Tuesday, May 22, 2018

Sign(s) of the day: Warnings of the treacherous backroads

When I bought my Scottish road atlas in a Glasgow bookstore last Wednesday, the clerk asked me if I was heading out of the city for a trip to the Highlands.

"I am," I said. "I'm headed to the Isle of Skye."

"Yeah, there's some beautiful scenery there," he said. "Just beware of the potholes."

"Sure."

"No, I mean it. BEWARE of the potholes." He said it the way characters in Scooby Doo talk about the local haunted castle where all the shenanigans go down.

Clio lookin' sharp at a scenic overlook along the A82.
No problem, I thought. I'll just try and avoid them. That is not possible for two reasons:

1. There's just too many of them.
2. There's no where else to go regardless of whether there's oncoming traffic or not.

And it's not like I'm driving a big car. It's a brand new Renault Clio that had 10 miles on it when I took it out of the car lot. (Thanks Hertz!)

Mr.

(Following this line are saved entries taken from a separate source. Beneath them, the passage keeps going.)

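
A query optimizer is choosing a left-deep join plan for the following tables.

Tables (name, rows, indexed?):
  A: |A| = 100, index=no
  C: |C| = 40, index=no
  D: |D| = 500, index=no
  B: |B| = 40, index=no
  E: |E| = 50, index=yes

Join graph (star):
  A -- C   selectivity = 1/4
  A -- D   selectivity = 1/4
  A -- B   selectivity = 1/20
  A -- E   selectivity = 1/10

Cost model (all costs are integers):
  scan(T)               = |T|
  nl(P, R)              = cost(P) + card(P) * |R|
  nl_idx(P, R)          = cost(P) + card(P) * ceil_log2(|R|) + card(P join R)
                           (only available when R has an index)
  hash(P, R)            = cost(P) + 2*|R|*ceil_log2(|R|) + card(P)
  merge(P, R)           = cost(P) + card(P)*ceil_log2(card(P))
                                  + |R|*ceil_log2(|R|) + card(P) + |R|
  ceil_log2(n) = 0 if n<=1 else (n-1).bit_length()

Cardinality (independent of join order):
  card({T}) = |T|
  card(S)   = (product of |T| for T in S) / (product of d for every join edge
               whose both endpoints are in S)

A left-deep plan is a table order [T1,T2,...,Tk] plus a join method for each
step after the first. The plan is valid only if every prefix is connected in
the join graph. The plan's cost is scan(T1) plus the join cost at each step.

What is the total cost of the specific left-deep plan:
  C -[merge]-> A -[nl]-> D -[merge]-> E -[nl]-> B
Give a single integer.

step 1: scan C: cost=40, card=40
step 2: join A via merge
    card(P join A) = 40*100/(4) = 1000
    cost = 40 + 40*6 + 100*7 + 40 + 100 = 1120
step 3: join D via nl
    card(P join D) = 1000*500/(4) = 125000
    cost = 1120 + 1000*500 = 501120
step 4: join E via merge
    card(P join E) = 125000*50/(10) = 625000
    cost = 501120 + 125000*17 + 50*6 + 125000 + 50 = 2751470
step 5: join B via nl
    card(P join B) = 625000*40/(20) = 1250000
    cost = 2751470 + 625000*40 = 27751470

27751470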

Bookstore Clerk was absolutely right. Some stretches of the backroads on the Isle of Skye are more potholes than road. I think I saw a car ahead of me disappear into one never to re-emerge.

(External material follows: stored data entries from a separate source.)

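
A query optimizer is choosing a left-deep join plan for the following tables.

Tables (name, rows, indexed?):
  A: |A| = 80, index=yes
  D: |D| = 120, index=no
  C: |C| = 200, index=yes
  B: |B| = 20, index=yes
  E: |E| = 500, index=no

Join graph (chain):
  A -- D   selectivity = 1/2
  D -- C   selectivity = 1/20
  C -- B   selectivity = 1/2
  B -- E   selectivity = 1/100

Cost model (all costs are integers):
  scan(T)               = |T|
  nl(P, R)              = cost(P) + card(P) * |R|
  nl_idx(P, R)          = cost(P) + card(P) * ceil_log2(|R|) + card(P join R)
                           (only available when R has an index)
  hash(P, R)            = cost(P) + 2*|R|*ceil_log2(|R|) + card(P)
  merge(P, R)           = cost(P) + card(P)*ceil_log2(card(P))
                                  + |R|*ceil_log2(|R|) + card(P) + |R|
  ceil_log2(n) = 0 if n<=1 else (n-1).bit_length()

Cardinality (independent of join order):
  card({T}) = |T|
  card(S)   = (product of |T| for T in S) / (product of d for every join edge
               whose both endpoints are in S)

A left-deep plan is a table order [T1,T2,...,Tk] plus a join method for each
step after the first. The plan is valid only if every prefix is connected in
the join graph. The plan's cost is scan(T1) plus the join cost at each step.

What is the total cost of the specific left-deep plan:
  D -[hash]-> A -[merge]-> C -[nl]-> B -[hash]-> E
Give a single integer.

1519360

step 1: scan D: cost=120, card=120
step 2: join A via hash
    card(P join A) = 120*80/(2) = 4800
    cost = 120 + 2*80*7 + 120 = 1360
step 3: join C via merge
    card(P join C) = 4800*200/(20) = 48000
    cost = 1360 + 4800*13 + 200*8 + 4800 + 200 = 70360
step 4: join B via nl
    card(P join B) = 48000*20/(2) = 480000
    cost = 70360 + 48000*20 = 1030360
step 5: join E via hash
    card(P join E) = 480000*500/(100) = 2400000
    cost = 1030360 + 2*500*9 + 480000 = 1519360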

Occasionally, there are signs: "Road liable to subsidence."

When I first saw that sign, there was a sheep near it. And I just got a quick glance at the words-- you know, on account of trying to stay on the narrow road. So I thought, at first, it said that the road was "liable to sustenance" (for the sheep).

Then after driving through the larger-than-usual potholes, I realized what it must have said.

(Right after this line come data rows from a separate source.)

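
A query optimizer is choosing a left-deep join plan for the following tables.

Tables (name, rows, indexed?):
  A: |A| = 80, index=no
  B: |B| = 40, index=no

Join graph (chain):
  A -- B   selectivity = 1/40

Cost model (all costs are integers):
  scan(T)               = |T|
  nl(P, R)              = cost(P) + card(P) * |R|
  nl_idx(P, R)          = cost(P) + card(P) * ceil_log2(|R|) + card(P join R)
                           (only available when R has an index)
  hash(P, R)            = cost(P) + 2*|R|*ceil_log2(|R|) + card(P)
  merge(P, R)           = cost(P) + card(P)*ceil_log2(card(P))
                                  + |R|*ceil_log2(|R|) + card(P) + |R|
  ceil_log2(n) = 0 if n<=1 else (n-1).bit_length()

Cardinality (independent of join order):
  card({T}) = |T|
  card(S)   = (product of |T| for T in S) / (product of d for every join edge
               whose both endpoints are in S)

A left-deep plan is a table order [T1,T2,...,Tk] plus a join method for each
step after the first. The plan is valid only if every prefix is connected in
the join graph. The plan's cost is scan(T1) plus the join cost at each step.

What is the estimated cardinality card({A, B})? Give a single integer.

Tables in S: A(80), B(40)
Edges inside S: A-B(d=40)
numerator = 80 * 40 = 3200
denominator = 40 = 40
card(S) = 3200 / 40 = 80

80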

The other complication is that most of the backroads are barely wide enough for one car, but they have little pull-outs every so often for one car to pull over to let oncoming traffic pass or, in this case, to pass a sheep:

Two cars will not fit on most stretches of Skye's roads. 
 It's quite a dance between cars when navigating the narrow bits between passing places.

To his credit, Mr. Bookstore Clerk was right on all counts, not just about the potholes, because the views were truly spectacular.


The first of many times I pulled over to take snapshots on my drives across the Highlands. And I convinced a German couple to take my picture.


P.S. – I just turned in the rental car and the final tally was 902 miles!